In their own discourse regarding learning how to think and act advantageously in new cultural contexts, Moreau, Corwin, and McGee introduce the phrase incarnational mission to describe the ideological shift missionaries must undergo to be effective. In essence, they say, missionaries must incarnate themselves into new contexts just as Christ was incarnated from a divine medium into a finite human being (2). Although missionaries do not enter the new culture as babies and subsequently immerse themselves in it, they can make a foreign land familiar by learning its language and inundating themselves in the ways of the people. It is this practice that increases the likelihood that the missionary will be successful in sharing the gospel of Christ given that one’s ability to connect across cultures is contingent upon understanding and maintaining receptivity to its core principles.

Some Christians might think that understanding and responding to the cultural specificities of another land is ancillary to the missionary’s central goal. Proponents of this claim might argue that the primary purpose of missions work is to effectively present the gospel of Jesus Christ to a lost world desperately in need of the love and salvation that He offers. While most Christians would probably agree that this summation is accurate, it does not negate the fact that recognizing the cultural idiosynchrasies and ideologies of a nation’s people can be integral to effectively interacting with individuals and subsequently connecting them to Christ.

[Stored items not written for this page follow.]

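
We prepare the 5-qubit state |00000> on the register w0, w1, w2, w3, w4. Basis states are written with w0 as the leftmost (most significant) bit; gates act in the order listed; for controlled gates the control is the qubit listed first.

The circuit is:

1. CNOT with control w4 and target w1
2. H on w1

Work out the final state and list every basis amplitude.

The final amplitudes are sqrt(2)/2 on |00000>, sqrt(2)/2 on |01000>, and 0 on every other basis state.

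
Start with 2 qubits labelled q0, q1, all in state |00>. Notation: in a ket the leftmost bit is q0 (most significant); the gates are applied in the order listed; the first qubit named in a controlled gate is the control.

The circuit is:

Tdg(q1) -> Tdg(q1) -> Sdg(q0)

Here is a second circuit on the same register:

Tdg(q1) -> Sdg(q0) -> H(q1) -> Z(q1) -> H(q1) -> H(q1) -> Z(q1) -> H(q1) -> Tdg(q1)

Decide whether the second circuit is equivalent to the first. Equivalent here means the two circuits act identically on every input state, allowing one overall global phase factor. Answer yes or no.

Yes: on every input state the two circuits agree up to one overall phase factor.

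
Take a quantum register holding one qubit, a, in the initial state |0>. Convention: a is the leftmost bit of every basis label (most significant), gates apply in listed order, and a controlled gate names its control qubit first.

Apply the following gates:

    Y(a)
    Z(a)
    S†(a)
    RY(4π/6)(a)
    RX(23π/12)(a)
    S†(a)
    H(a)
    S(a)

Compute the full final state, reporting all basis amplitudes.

The resulting statevector has amplitude -3*sqrt(2*sqrt(2) + 4)/16 - sqrt(6*sqrt(2) + 12)/16 - sqrt(12 - 6*sqrt(2))/16 + 3*sqrt(4 - 2*sqrt(2))/16 - I*sqrt(6*sqrt(2) + 12)/16 - I*sqrt(12 - 6*sqrt(2))/16 - I*sqrt(4 - 2*sqrt(2))/16 + I*sqrt(2*sqrt(2) + 4)/16 on |0>, (1 - I)*(-sqrt(6*sqrt(2) + 12) + sqrt(12 - 6*sqrt(2)) + (1 - 2*I)*sqrt(2*sqrt(2) + 4) + (1 - 2*I)*sqrt(4 - 2*sqrt(2)))/16 on |1>.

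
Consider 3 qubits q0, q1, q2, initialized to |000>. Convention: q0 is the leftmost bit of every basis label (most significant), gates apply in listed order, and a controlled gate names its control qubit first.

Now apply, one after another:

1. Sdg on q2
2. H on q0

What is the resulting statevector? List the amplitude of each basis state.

After the circuit, the state carries amplitude sqrt(2)/2 on |000>, sqrt(2)/2 on |100>, and 0 on every other basis state.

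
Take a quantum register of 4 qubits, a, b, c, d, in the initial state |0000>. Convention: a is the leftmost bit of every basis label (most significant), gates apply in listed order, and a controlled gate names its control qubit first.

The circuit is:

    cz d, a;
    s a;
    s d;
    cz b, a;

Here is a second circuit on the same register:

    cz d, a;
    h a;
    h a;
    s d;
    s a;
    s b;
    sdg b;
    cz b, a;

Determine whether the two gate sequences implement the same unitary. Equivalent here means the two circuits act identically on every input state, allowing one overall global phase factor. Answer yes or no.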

That failing to master the art of understanding and responding to culturally specific modes of being and knowing can engender anxiety and hinder the missionary’s evangelistic endeavors is plain. For example, missionaries reared in America are likely familiar with the country’s strongly individualistic leanings. This proclivity towards thinking and acting independently can make venturing out to form new friendships easier for Americans than people raised in collective cultures. Individuals in the latter group are often born into a group of people who become their friends for life, making the formation of new friendships difficult or undesirably anomalistic. This can make it particularly challenging for missionaries from the U.S. to develop relationships with such people and subsequently share the gospel with them. Yet recognizing this cultural barrier and establishing strategies designed to make the process of relationship development effective and inoffensive will likely aid missionaries in fostering the emotional and intellectual connections necessary to make communicating the gospel a sincere and meaningful enterprise.

Innumerable other examples of cultural barriers-and the need to transcend them-exist. For example, some people involved in missionary work know that many Middle Easterners interpret the friendliness of American women as sexual aggressiveness. In recognizing this cultural reality, female missionaries attempting to talk about Jesus in this region may consciously choose to mediate their behavior so that their amicability is not misinterpreted.

The contemporary need to relate to individuals who are not of one’s own culture grows with each passing day, and this reality will continue to profoundly affect the world of missions. As made evident by the onset of postmodernism and the increasingly inclusive value systems that give shape and substance to the realms of business and education, people from disparate sociopolitical and cultural regions are now constantly coming in contact with one another. With these unfolding developments in mind, it is more important than ever for missionaries to master the art of interacting with people from other places. Indeed, being an incarnational missionary-one capable of adapting to new cultural settings-may be integral to the successful dissemination of the gospel in the 21st century.


Sources:

Moreau, Scott A., Gary R. Corwin, and Gary B. McGee. Introducing World Missions. Grand Rapids: Baker Academic, 2004.

Jocelyn Crawley is a Masters of Divinity student. She holds B.A. degrees in both Religious Studies and English.